Tal como o jovem advogado suspeitara, a guarda veio intimidá-lo a não parar a marcha que o levaria até ao final do corredor, não se comovendo com os argumentos, quer da reclusa, quer dele mesmo. No entanto, através de uma janela semi-aberta, a jovem conseguiu, ainda assim, passar um papel para a mão do advogado.

Lourenço sentia pressa em sair dali, não porque quisesse fugir para longe da jovem, mas sim por curiosidade em ver o que estaria escrito no papel. Após passar o último gradão que o separava do espaço fora da zona prisional, despediu-se da guarda e caminhou rapidamente para a portaria, ficando sem saber se a guarda não vira a jovem a passar-lhe o papel, ou se fingira que não vira. Despediu-se da guarda que estava à portaria e assim que se apanhou na rua, correu até ao seu carro. A ansiedade para ver o que dizia o papel que a jovem, de quem nem sequer conseguira saber o nome, lhe dera.

Sentou-se ao volante, abriu a mão e desembrulhou o papel, era uma longa mensagem, numa letra quase minúscula, onde a jovem contava o seu drama, chamava-se Letícia.

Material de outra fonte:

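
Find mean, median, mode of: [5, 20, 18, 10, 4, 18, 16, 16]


Sorted: [4, 5, 10, 16, 16, 18, 18, 20]
Mean = 107/8
Median = 16
Freq: {5: 1, 20: 1, 18: 2, 10: 1, 4: 1, 16: 2}
Mode: [16, 18]

Mean=107/8, Median=16, Mode=[16, 18]


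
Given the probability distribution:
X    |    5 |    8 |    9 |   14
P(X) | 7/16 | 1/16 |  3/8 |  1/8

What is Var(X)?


E[X] = 125/16
E[X²] = 1117/16
Var(X) = E[X²] - (E[X])² = 1117/16 - 15625/256 = 2247/256

Var(X) = 2247/256 ≈ 8.7773


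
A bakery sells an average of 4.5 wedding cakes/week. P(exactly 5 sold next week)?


Poisson(λ=4.5): P(X=5) = e^(-λ)×λ^k/k!
= e^(-4.5) × 4.5^5 / 5!
≈ 0.01110899654 × 1845.28125 / 120 ≈ 0.170827

P(X=5) ≈ 0.170827 ≈ 17.08%


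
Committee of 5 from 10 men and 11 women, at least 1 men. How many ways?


Count by #men:
  1M,4W: C(10,1)×C(11,4)=3300
  2M,3W: C(10,2)×C(11,3)=7425
  3M,2W: C(10,3)×C(11,2)=6600
  4M,1W: C(10,4)×C(11,1)=2310
  5M,0W: C(10,5)×C(11,0)=252
Total = 19887

19887


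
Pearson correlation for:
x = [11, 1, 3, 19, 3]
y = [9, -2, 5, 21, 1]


n=5, Σx=37, Σy=34, Σxy=514, Σx²=501, Σy²=552
r = (5×514 - 37×34)/√((5×501 - 37²)(5×552 - 34²))
= 1312/√(1136×1604) = 1312/√1822144 ≈ 1312/1349.8681 ≈ 0.9719

r ≈ 0.9719


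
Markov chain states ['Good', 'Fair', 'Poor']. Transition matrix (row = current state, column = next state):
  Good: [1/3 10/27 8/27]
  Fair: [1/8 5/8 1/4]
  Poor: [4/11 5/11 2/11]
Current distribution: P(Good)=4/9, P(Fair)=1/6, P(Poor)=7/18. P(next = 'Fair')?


P(next=Fair) = Σᵢ P(now=i)×P(i→Fair)
= 4/9×10/27 + 1/6×5/8 + 7/18×5/11
= 40/243 + 5/48 + 35/198 = 19055/42768

P = 19055/42768 ≈ 0.4455


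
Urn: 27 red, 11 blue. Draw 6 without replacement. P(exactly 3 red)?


Hypergeometric: C(27,3)×C(11,3)/C(38,6)
= 2925×165/2760681 = 14625/83657

P(X=3) = 14625/83657 ≈ 17.48%


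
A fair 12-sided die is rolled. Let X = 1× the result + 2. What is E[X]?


E[die] = (1+12)/2 = 13/2
E[X] = 1×13/2 + 2 = 17/2

E[X] = 17/2


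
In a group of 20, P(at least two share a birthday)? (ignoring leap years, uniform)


P(all different) = Π(365-i)/365 for i=0..19
= 0.588562
P(match) = 1 - 0.588562 = 0.411438

P ≈ 0.4114 ≈ 41.14%


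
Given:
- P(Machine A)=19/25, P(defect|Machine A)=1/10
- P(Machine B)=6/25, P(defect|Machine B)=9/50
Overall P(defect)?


P(B) = Σ P(B|Aᵢ)×P(Aᵢ)
  1/10×19/25 = 19/250
  9/50×6/25 = 27/625
Sum = 149/1250

P(defect) = 149/1250 ≈ 11.92%


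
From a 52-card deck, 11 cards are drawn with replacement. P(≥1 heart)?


P(not a heart) = 39/52 = 3/4
P(none in 11 draws) = (3/4)^11 = 177147/4194304
P(≥1 heart) = 1 - 177147/4194304 = 4017157/4194304

P = 4017157/4194304 ≈ 95.78%


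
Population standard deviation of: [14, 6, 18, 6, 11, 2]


Mean = 57/6 = 19/2
  (14-19/2)²=81/4
  (6-19/2)²=49/4
  (18-19/2)²=289/4
  (6-19/2)²=49/4
  (11-19/2)²=9/4
  (2-19/2)²=225/4
Σ(x-μ)² = 351/2
σ² = (351/2)/6 = 117/4

σ = √(117/4) ≈ 5.4083


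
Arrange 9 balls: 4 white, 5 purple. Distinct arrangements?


9!/(4!×5!) = 126

126


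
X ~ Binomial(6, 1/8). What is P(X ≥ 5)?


P(X ≥ 5) = Σ P(X=i) for i=5..6
P(X=5) = 21/131072
P(X=6) = 1/262144
Sum = 43/262144

P(X ≥ 5) = 43/262144 ≈ 0.02%


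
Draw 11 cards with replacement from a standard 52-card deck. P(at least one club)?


P(not a club) = 39/52 = 3/4
P(none in 11 draws) = (3/4)^11 = 177147/4194304
P(≥1 club) = 1 - 177147/4194304 = 4017157/4194304

P = 4017157/4194304 ≈ 95.78%


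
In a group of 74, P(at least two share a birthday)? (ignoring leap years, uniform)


P(all different) = Π(365-i)/365 for i=0..73
= 0.000351
P(match) = 1 - 0.000351 = 0.999649

P ≈ 0.9996 ≈ 99.96%


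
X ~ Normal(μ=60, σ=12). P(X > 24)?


z = (24-60)/12 = -3.0
P(X > 24) = 1 - P(Z ≤ -3.0) = 1 - 0.0013 = 0.9987

P(X > 24) ≈ 0.9987


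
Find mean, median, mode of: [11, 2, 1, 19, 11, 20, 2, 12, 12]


Sorted: [1, 2, 2, 11, 11, 12, 12, 19, 20]
Mean = 90/9 = 10
Median = 11
Freq: {11: 2, 2: 2, 1: 1, 19: 1, 20: 1, 12: 2}
Mode: [2, 11, 12]

Mean=10, Median=11, Mode=[2, 11, 12]


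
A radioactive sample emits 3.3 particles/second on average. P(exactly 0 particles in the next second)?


Poisson(λ=3.3): P(X=0) = e^(-λ)×λ^k/k!
= e^(-3.3) × 3.3^0 / 0!
≈ 0.0368831674 × 1 / 1 ≈ 0.036883

P(X=0) ≈ 0.036883 ≈ 3.69%


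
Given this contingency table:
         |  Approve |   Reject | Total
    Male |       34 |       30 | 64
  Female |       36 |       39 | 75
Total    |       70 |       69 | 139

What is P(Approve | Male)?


P(Approve | Male) = 34/(34+30) = 34/64 = 17/32

P(Approve|Male) = 17/32 ≈ 53.12%


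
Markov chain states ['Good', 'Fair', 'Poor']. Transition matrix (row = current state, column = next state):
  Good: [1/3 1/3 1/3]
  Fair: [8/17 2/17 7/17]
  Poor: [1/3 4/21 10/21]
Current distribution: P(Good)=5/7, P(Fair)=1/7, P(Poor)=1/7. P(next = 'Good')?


P(next=Good) = Σᵢ P(now=i)×P(i→Good)
= 5/7×1/3 + 1/7×8/17 + 1/7×1/3
= 5/21 + 8/119 + 1/21 = 6/17

P = 6/17 ≈ 0.3529


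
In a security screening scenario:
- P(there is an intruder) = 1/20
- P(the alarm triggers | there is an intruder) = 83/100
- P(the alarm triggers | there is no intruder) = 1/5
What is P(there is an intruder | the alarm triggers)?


Using Bayes' theorem:
P(A|B) = P(B|A)·P(A) / P(B)

P(the alarm triggers) = 83/100 × 1/20 + 1/5 × 19/20
= 83/2000 + 19/100 = 463/2000

P(there is an intruder|the alarm triggers) = (83/2000) / (463/2000) = 83/463

P(there is an intruder|the alarm triggers) = 83/463 ≈ 17.93%


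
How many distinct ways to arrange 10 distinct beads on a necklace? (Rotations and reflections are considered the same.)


Free circular arrangements: rotations and reflections both identified.
(n-1)!/2 = 9!/2 = 362880/2 = 181440

181440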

Lourenço ficou com a certeza que a jovem escrevera aquelas palavras sem um destinatário certo, pensara entrega-la ao primeiro advogado que por ali aparecesse, fosse ele ou outro qualquer. Dizia-se completamente inocente e vítima da sua ingenuidade, argumentando que fora usada por um namorado, o qual lhe escondera a verdade sobre o conteúdo da mala que lhe pedira para ela ir entregar a determinado local e que ao saber que ela fora apanhada, pela judiciária, não só a abandonou como ainda a acusou de estar a mentir.

Letícia ignorava tudo o que ia no pensamento de Lourenço, mas não duvidava que deveria ser algo do género: “São todos iguais, metem-se nas trapalhadas e depois dizem-se sempre inocentes, eles é que fazem as asneiras e depois a culpa é de toda a gente menos deles, da sociedade, dos amigos, da família, de todos, menos deles…”

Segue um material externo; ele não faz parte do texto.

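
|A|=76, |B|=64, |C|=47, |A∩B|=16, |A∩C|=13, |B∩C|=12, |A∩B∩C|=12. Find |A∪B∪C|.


|A∪B∪C| = 76+64+47-16-13-12+12 = 158

|A∪B∪C| = 158


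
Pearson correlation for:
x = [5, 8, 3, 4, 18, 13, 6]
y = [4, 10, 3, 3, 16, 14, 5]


n=7, Σx=57, Σy=55, Σxy=621, Σx²=643, Σy²=611
r = (7×621 - 57×55)/√((7×643 - 57²)(7×611 - 55²))
= 1212/√(1252×1252) = 1212/√1567504 ≈ 1212/1252.0000 ≈ 0.9681

r ≈ 0.9681


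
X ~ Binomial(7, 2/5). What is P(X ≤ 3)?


P(X ≤ 3) = Σ P(X=i) for i=0..3
P(X=0) = 2187/78125
P(X=1) = 10206/78125
P(X=2) = 20412/78125
P(X=3) = 4536/15625
Sum = 11097/15625

P(X ≤ 3) = 11097/15625 ≈ 71.02%


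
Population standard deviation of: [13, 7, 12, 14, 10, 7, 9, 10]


Mean = 82/8 = 41/4
  (13-41/4)²=121/16
  (7-41/4)²=169/16
  (12-41/4)²=49/16
  (14-41/4)²=225/16
  (10-41/4)²=1/16
  (7-41/4)²=169/16
  (9-41/4)²=25/16
  (10-41/4)²=1/16
Σ(x-μ)² = 95/2
σ² = (95/2)/8 = 95/16

σ = √(95/16) ≈ 2.4367


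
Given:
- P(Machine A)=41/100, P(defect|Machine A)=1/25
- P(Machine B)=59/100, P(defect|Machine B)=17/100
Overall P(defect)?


P(B) = Σ P(B|Aᵢ)×P(Aᵢ)
  1/25×41/100 = 41/2500
  17/100×59/100 = 1003/10000
Sum = 1167/10000

P(defect) = 1167/10000 ≈ 11.67%


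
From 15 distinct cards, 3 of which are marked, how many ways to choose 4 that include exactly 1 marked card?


Choose 1 of the 3 marked cards and 3 of the other 12 cards:
C(3,1)×C(12,3) = 3×220 = 660

660


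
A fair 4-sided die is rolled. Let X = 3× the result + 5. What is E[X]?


E[die] = (1+4)/2 = 5/2
E[X] = 3×5/2 + 5 = 25/2

E[X] = 25/2


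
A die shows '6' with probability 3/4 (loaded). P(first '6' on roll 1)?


Geometric: P(X=1) = (1-p)^(k-1)×p = (1/4)^0×3/4 = 3/4

P(X=1) = 3/4 ≈ 75.00%


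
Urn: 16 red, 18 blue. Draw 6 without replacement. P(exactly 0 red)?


Hypergeometric: C(16,0)×C(18,6)/C(34,6)
= 1×18564/1344904 = 273/19778

P(X=0) = 273/19778 ≈ 1.38%


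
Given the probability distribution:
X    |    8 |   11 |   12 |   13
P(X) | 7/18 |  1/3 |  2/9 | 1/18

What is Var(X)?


E[X] = 61/6
E[X²] = 1919/18
Var(X) = E[X²] - (E[X])² = 1919/18 - 3721/36 = 13/4

Var(X) = 13/4 ≈ 3.2500


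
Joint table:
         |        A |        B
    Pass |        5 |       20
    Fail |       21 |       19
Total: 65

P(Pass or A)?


P(Pass∨A) = P(Pass) + P(A) - P(Pass∧A)
= (25 + 26 - 5)/65 = 46/65

P = 46/65 ≈ 70.77%


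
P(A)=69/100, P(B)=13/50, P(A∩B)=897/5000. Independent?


P(A)×P(B) = 897/5000
P(A∩B) = 897/5000
Equal ✓ → Independent

Yes, independent


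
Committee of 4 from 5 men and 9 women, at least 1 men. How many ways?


Count by #men:
  1M,3W: C(5,1)×C(9,3)=420
  2M,2W: C(5,2)×C(9,2)=360
  3M,1W: C(5,3)×C(9,1)=90
  4M,0W: C(5,4)×C(9,0)=5
Total = 875

875


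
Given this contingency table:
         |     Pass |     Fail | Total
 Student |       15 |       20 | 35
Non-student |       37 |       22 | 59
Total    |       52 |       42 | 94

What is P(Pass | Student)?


P(Pass | Student) = 15/(15+20) = 15/35 = 3/7

P(Pass|Student) = 3/7 ≈ 42.86%


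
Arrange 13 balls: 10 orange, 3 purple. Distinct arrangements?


13!/(10!×3!) = 286

286


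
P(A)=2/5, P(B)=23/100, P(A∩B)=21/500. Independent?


P(A)×P(B) = 23/250
P(A∩B) = 21/500
Not equal → NOT independent

No, not independent


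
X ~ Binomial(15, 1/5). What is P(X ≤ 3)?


P(X ≤ 3) = Σ P(X=i) for i=0..3
P(X=0) = 1073741824/30517578125
P(X=1) = 805306368/6103515625
P(X=2) = 1409286144/6103515625
P(X=3) = 1526726656/6103515625
Sum = 19780337664/30517578125

P(X ≤ 3) = 19780337664/30517578125 ≈ 64.82%


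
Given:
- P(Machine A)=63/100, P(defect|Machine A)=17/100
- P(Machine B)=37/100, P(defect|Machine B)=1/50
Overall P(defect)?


P(B) = Σ P(B|Aᵢ)×P(Aᵢ)
  17/100×63/100 = 1071/10000
  1/50×37/100 = 37/5000
Sum = 229/2000

P(defect) = 229/2000 ≈ 11.45%


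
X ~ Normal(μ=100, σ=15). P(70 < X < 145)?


z₁=(70-100)/15=-2.0, z₂=(145-100)/15=3.0
P = Φ(3.0) - Φ(-2.0) = 0.998650 - 0.022750 = 0.975900 ≈ 0.9759

P(70 < X < 145) ≈ 0.9759


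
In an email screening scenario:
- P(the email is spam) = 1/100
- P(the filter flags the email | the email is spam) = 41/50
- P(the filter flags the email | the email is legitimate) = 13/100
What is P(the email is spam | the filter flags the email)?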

Talvez se ela conhecesse o homem com quem tivera a sorte de se cruzar, pudesse saber que Lourenço apesar de ser um jovem advogado, ainda de cabeça limpa quanto a preconceitos desse tipo, isto é, nunca julgando os outros como um todo, também era alguém que acreditava na pureza do ser humano. Para ele, cada pessoa era um caso isolado e não seria pelo facto de a jovem não ter como lhe pagar que ele deixaria de analisar o seu caso, sem compromisso Aliás, o seu olhar de desespero, cativara-o. Ou teria sido a beleza da jovem reclusa, sentia-se dividido quanto às verdadeiras razões.

Lourenço, mal estacionou o carro, correu de tal forma apressada para o escritório, que a sua assistente até se assustou ao vê-lo entrar daquele jeito, logo ele que sempre se mostrara um exemplo da calma.

Naquela noite, Lourenço não conseguiu dormir e a causa tinha um nome, Letícia, reclusa 257789. O que ele ignorava é que nessa mesma noite, ao contrário do que vinha sendo habitual nos últimos tempos, a mesma Letícia, não só conseguira dormir tranquilamente, como também sonhara, toda a noite, que um belo e jovem advogado a ajudava a ultrapassar o verdadeiro drama em que se vira enredada.

Aquele que se pode considerar como o verdadeiro primeiro encontro entre advogado e constituinte, não tardou muito. Letícia não só voltou a repetir tudo quanto já lhe contara através do pequeno papel que ele, em segredo, continuava a guardar na carteira, mas, agora, mais pormenorizadamente, como também lhe deu conta do segredo, para com os pais, do momento que estava a viver, assim como lhe falou do advogado que se recusara defende-la ao saber que ela não tinha dinheiro para lhe pagar. Lourenço, após a escutar com toda a atenção e lhe colocar algumas questões, limitou-se a dizer-lhe:

- Não te preocupes com o dinheiro, irei defender-te de qualquer maneira, mas com uma condição.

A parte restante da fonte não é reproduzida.